|© UNICEF Gambia/2005/Stark-Merklein|
|Fatou Bah, President of Sare Samba’s Mothers’ Club, and Haddy Mbye, Chair of the local Parents-Teachers’ Association, surrounded by additional members of the Mothers’ Club.|
Une version de cette page sera disponible en français prochainement
SARE SAMBA & JATTABA, The Gambia, 27 June 2005 - The young actor steps forward. “My daughter will not go to school. There is no value in these western teachings. She will stay at home, do the cooking and find a husband.” He stamps his foot; the audience laughs.
The performance in Sare Samba, a village in the Gambia’s Lower River Division, depicts a familiar scene in surrounding rural farming communities, where girls are raised to work in the home or fields and prepare for early marriage.
But in Sare Samba, change is in the air.
“The world is changing, and even in a small country like ours, things are changing,” says Fatou Bah, president of Sare Samba’s Mothers’ Club. “If we don’t educate our children, we will be left out. It’s becoming clear that in today’s world, without education, we lose.”
The Sare Samba Mothers’ Club is one of 90 Mothers’ Clubs in the Gambia. They were created by the Gambia Forum for African Women Educationalists (FAWEGAM) and UNICEF, for women who want to ensure their daughters have more opportunities in life than they did.
The clubs are instrumental in Gambia’s drive for universal education and girl-friendly schools. They run income-generating projects to pay for school books, uniforms, shoes and other schooling costs not covered by the government.
In Sare Samba, for example, the women produce soap and resell groundnuts - milled with a machine provided by UNICEF - and grow vegetables for school meals on a plot donated by the community. They also work with Parent-Teachers’ Associations and other groups - such as the young actors - in door-to-door campaigns to convince parents to enroll their daughters in school.
|© UNICEF Gambia/2005/Stark-Merklein|
|In a skit performed by young actors in Sare Samba, a remorseful father regrets that he didn’t allow his daughter to go to school.|
The success is evident: within six months of the first door-to-door campaign, the Sare Samba student population jumped from 69 to 132. Eighty of them are girls.
In Jattaba, another community with an active Mothers’ Club, a trust fund pays scholarships to poor children; mothers cook a daily meal with food donated by the World Food Programme; impregnated bed nets are distributed amongst students; and mothers are given ‘seed money’ to help set up income-generating activities.
Though dropout rates have fallen, many parents remain suspicious of ‘western’ education, and what is taught at school is not always deemed pertinent in daily lives.
“When kids finish school, they don’t want to farm, but they can’t find other jobs. They become a liability for parents,” says Alhagi Kumba Touray, chief of a neighbouring village, adding, “we need more skills centers that can teach them a trade.”

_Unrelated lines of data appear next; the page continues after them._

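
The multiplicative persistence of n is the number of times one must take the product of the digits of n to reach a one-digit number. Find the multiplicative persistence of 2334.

3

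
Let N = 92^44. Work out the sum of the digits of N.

92^44 = 255072948974802968476778703118602155888789589652626918214436008063165171238549372010496
Sum of its 87 digits: 409.

409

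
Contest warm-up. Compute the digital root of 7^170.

4

The digital root of n equals n mod 9 (or 9 when 9 | n), so we need 7^170 mod 9.
7^170 ≡ 4 (mod 9), so the digital root is 4.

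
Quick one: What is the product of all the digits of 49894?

10368

4×9×8×9×4 = 10368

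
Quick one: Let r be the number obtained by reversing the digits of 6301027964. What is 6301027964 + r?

10998229000

Reverse of 6301027964 is 4697201036.
6301027964 + 4697201036 = 10998229000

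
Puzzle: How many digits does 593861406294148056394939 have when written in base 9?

25

593861406294148056394939 in base 9 is 7400358740484175870083051, which has 25 digits.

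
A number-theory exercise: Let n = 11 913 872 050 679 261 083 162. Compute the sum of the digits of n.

88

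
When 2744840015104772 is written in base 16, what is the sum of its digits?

92

2744840015104772 in base 16 is 9C06ADE10CB04.
Digit sum: 9+12+0+6+10+13+14+1+0+12+11+0+4 = 92.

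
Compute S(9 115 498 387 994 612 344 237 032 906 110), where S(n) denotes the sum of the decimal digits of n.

131

9+1+1+5+4+9+8+3+8+7+9+9+4+6+1+2+3+4+4+2+3+7+0+3+2+9+0+6+1+1+0 = 131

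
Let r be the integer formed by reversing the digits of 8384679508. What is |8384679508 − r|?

324914670

Reverse of 8384679508 is 8059764838.
|8384679508 − 8059764838| = 324914670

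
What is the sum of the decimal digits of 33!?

144

33! = 8683317618811886495518194401280000000
Sum of its 37 digits: 144.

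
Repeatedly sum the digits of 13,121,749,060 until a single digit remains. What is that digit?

1+3+1+2+1+7+4+9+0+6+0 = 34
3+4 = 7

7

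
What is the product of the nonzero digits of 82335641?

17280

8×2×3×3×5×6×4×1 = 17280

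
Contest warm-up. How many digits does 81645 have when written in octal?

81645 in base 8 is 237355, which has 6 digits.

6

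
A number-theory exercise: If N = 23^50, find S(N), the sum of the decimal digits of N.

23^50 = 122008981252869411022491112993141891091036959856659100591281395343249
Sum of its 69 digits: 286.

286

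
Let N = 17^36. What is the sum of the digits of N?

17^36 = 197770344305988984840145602058543169130838081
Sum of its 45 digits: 199.

199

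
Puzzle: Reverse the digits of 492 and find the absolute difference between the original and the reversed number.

198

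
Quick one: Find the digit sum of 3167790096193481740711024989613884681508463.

197

3+1+6+7+7+9+0+0+9+6+1+9+3+4+8+1+7+4+0+7+1+1+0+2+4+9+8+9+6+1+3+8+8+4+6+8+1+5+0+8+4+6+3 = 197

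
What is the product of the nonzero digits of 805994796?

4898880

8×5×9×9×4×7×9×6 = 4898880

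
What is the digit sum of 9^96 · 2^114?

630

9^96 · 2^114 = 840814924568272651494734785157220692659357591595581408666258018848910645859992875583334129629681275557796212884970239105695744
Sum of its 126 digits: 630.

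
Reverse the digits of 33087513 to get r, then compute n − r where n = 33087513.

Reverse of 33087513 is 31578033.
33087513 − 31578033 = 1509480

1509480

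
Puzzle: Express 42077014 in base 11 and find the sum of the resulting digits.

34

42077014 in base 11 is 2182A0A1.
Digit sum: 2+1+8+2+10+0+10+1 = 34.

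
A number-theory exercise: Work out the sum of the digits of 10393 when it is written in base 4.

10393 in base 4 is 2202121.
Digit sum: 2+2+0+2+1+2+1 = 10.

10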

In both Sare Samba and Jattaba, where neonatal care is a predominantly male practice, it is hoped that girls will train as doctors and midwives.
Government, non-governmental organizations and donor agencies provide resources for scholarship trust funds, school construction, toilets, water wells, meals and other interventions to get more children into school and keep them there.
When research conducted in 2003 indicated that some parents didn’t send their children to school because the school calendar conflicted with planting and harvesting cycles, during which children’s help is needed, the government adapted the calendar taking these seasons into consideration.
In response to a study last year that revealed girls’ vulnerability to frequent sexual harassment by adults in schools, the government swiftly issued a policy that punishes perpetrators.
The efforts are bearing fruit: overall enrolment rates went up to 91 per cent in 2004, from 85 per cent in 2001, when the UNICEF-supported girl-friendly-school initiative was launched. Girls’ enrolment went up from 62 per cent in 2001 to 84 per cent in 2004, with a gender gap of only 2 per cent at primary level.